The Times reports that archaeologists are seeking permission to exhume an unmarked grave at St. Bartholomew’s Church in Hyde, Winchester, that they think contains the remains of King Alfred the Great.
Alfred ruled from 871-899 and helped consolidate the patchwork of Anglo-Saxon kingdoms into a unified country. He spent much of his reign fighting off the Vikings and establishing a legal code.
Alfred’s remains were buried in Winchester Cathedral and later moved to nearby Hyde Abbey. In the 19th century, an amateur archaeologist explored the altar of this abbey and dug up what he thought were Alfred’s bones. The vicar of St. Bartholomew’s later bought them for ten shillings and reburied them.
Records show there are five skulls and various other bones in the grave.
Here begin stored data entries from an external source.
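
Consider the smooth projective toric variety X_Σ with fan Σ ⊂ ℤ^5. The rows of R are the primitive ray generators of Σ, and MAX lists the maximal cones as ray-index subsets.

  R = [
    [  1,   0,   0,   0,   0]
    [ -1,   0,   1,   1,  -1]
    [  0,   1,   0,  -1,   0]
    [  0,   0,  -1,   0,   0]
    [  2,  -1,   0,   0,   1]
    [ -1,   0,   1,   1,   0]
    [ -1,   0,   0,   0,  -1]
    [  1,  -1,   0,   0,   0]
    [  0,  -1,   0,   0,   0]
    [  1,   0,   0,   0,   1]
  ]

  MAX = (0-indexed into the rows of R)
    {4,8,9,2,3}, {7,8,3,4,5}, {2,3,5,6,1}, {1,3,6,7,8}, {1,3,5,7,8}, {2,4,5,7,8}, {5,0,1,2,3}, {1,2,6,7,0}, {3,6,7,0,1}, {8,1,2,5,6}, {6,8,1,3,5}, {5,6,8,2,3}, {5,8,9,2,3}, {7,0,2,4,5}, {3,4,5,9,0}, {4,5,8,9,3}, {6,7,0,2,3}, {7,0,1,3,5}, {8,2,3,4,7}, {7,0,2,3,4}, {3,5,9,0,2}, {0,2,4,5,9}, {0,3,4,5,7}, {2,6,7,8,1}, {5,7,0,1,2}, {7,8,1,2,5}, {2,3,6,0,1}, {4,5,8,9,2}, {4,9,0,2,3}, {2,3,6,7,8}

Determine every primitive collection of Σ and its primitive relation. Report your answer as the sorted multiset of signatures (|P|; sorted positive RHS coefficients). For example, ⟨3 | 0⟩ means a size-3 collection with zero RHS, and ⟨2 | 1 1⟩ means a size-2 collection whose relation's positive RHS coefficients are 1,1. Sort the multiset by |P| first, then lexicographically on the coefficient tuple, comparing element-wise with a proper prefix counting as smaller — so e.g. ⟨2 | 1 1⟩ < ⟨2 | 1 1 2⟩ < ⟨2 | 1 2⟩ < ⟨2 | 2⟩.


Δ(Σ) — 10 vertices, 12 min non-faces:

  {6,9}:  v_{6} + v_{9} = 0  ⇒ sig = ⟨2 | 0⟩
  {0,8}:  v_{0} + v_{8} = v_{7}  ⇒ sig = ⟨2 | 1⟩
  {4,6}:  v_{4} + v_{6} = v_{7}  ⇒ sig = ⟨2 | 1⟩
  {7,9}:  v_{7} + v_{9} = v_{4}  ⇒ sig = ⟨2 | 1⟩
  {1,9}:  v_{1} + v_{9} = v_{0} + v_{5}  ⇒ sig = ⟨2 | 1 1⟩
  {1,4}:  v_{1} + v_{4} = v_{0} + v_{5} + v_{7}  ⇒ sig = ⟨2 | 1 1 1⟩
  {0,5,6}:  v_{0} + v_{5} + v_{6} = v_{1}  ⇒ sig = ⟨3 | 1⟩
  {5,6,7}:  v_{5} + v_{6} + v_{7} = v_{1} + v_{8}  ⇒ sig = ⟨3 | 1 1⟩
  {2,3,5,7}:  v_{2} + v_{3} + v_{5} + v_{7} = 0  ⇒ sig = ⟨4 | 0⟩
  {1,2,3,8}:  v_{1} + v_{2} + v_{3} + v_{8} = v_{6}  ⇒ sig = ⟨4 | 1⟩
  {2,3,4,5}:  v_{2} + v_{3} + v_{4} + v_{5} = v_{9}  ⇒ sig = ⟨4 | 1⟩
  {1,2,3,7}:  v_{1} + v_{2} + v_{3} + v_{7} = v_{0} + v_{6}  ⇒ sig = ⟨4 | 1 1⟩

Signatures (|P|; sorted positive RHS coefficients), sorted:
    |P|=2: 6 collections, coeffs (), (1), (1), (1), (1,1), (1,1,1)
    |P|=3: 2 collections, coeffs (1), (1,1)
    |P|=4: 4 collections, coeffs (), (1), (1), (1,1)


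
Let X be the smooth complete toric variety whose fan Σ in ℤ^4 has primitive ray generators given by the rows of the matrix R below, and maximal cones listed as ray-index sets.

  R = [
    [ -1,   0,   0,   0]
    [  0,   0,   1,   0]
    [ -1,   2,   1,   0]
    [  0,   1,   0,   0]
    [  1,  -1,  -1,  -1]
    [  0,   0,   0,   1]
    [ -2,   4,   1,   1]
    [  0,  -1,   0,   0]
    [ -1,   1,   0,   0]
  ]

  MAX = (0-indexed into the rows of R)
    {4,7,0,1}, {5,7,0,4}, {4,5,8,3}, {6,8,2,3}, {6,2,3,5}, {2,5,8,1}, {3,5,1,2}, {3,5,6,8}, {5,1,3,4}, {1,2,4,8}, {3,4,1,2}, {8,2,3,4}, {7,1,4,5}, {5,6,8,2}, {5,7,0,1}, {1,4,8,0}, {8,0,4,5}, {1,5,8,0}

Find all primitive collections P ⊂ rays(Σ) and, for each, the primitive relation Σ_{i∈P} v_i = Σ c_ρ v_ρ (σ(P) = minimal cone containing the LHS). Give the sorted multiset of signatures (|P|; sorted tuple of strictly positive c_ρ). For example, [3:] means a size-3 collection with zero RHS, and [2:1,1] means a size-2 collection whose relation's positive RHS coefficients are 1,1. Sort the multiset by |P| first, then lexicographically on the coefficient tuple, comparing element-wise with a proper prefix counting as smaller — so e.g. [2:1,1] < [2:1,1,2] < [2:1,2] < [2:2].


Minimal non-faces — 14 found among 9 rays, 18 max cones:

  P={3,7}:  v_{3} + v_{7} = 0  ⟹  sig = [2:]
  P={0,3}:  v_{0} + v_{3} = v_{8}  ⟹  sig = [2:1]
  P={7,8}:  v_{7} + v_{8} = v_{0}  ⟹  sig = [2:1]
  P={2,7}:  v_{2} + v_{7} = v_{1} + v_{8}  ⟹  sig = [2:1,1]
  P={6,7}:  v_{6} + v_{7} = v_{2} + v_{5} + v_{8}  ⟹  sig = [2:1,1,1]
  P={0,6}:  v_{0} + v_{6} = v_{2} + v_{5} + 2·v_{8}  ⟹  sig = [2:1,1,2]
  P={0,2}:  v_{0} + v_{2} = v_{1} + 2·v_{8}  ⟹  sig = [2:1,2]
  P={1,6}:  v_{1} + v_{6} = 2·v_{2} + v_{5}  ⟹  sig = [2:1,2]
  P={4,6}:  v_{4} + v_{6} = 2·v_{3} + v_{8}  ⟹  sig = [2:1,2]
  P={1,3,8}:  v_{1} + v_{3} + v_{8} = v_{2}  ⟹  sig = [3:1]
  P={2,4,5}:  v_{2} + v_{4} + v_{5} = v_{3}  ⟹  sig = [3:1]
  P={1,4,5,8}:  v_{1} + v_{4} + v_{5} + v_{8} = 0  ⟹  sig = [4:]
  P={0,1,4,5}:  v_{0} + v_{1} + v_{4} + v_{5} = v_{7}  ⟹  sig = [4:1]
  P={2,3,5,8}:  v_{2} + v_{3} + v_{5} + v_{8} = v_{6}  ⟹  sig = [4:1]

Hence PRS(X_Σ) =
{ [2:],  [2:1] ×2,  [2:1,1],  [2:1,1,1],  [2:1,1,2],  [2:1,2] ×3,  [3:1] ×2,  [4:],  [4:1] ×2 }


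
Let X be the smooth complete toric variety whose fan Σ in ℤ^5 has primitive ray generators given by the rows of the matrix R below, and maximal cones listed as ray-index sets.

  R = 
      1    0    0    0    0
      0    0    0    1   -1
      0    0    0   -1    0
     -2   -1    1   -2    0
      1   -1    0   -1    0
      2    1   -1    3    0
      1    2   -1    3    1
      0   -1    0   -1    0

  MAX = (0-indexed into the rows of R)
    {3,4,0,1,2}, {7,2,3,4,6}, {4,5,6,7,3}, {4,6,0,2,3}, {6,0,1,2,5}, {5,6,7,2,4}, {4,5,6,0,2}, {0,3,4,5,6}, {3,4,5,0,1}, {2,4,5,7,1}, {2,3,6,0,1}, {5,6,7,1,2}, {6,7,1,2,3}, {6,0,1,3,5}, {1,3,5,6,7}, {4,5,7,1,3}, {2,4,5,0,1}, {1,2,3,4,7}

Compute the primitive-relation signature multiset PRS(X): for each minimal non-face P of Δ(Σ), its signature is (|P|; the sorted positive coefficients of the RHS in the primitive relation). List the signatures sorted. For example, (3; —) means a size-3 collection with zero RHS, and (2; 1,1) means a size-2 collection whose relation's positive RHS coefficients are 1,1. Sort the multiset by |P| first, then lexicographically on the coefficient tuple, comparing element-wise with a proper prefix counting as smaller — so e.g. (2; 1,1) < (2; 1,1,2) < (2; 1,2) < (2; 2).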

While radiocarbon dating them and determining the age and sex is a simple affair, proving that one of them is Alfred will be a lot more difficult. In the dig in Leicester, the archaeologists were able to find direct descendants of Richard III to supply DNA for testing. Alfred lived centuries before Richard, however, and this makes it tricky to find a direct descendant.
The Diocese of Winchester said in a statement that the matter is being looked into.
Alfred left an enduring mark on the English consciousness. Many places bear his name, including places he probably never visited such as Alfred’s Castle on the Ridgeway Trail. It’s said Alfred defeated the Vikings nearby in 871. In fact the “castle” is a hill fort dating to about the sixth century B.C. If you’re in Oxford, go to the Ashmolean Museum and check out the Alfred jewel, made by order of the king himself and shown here courtesy John W. Schulze.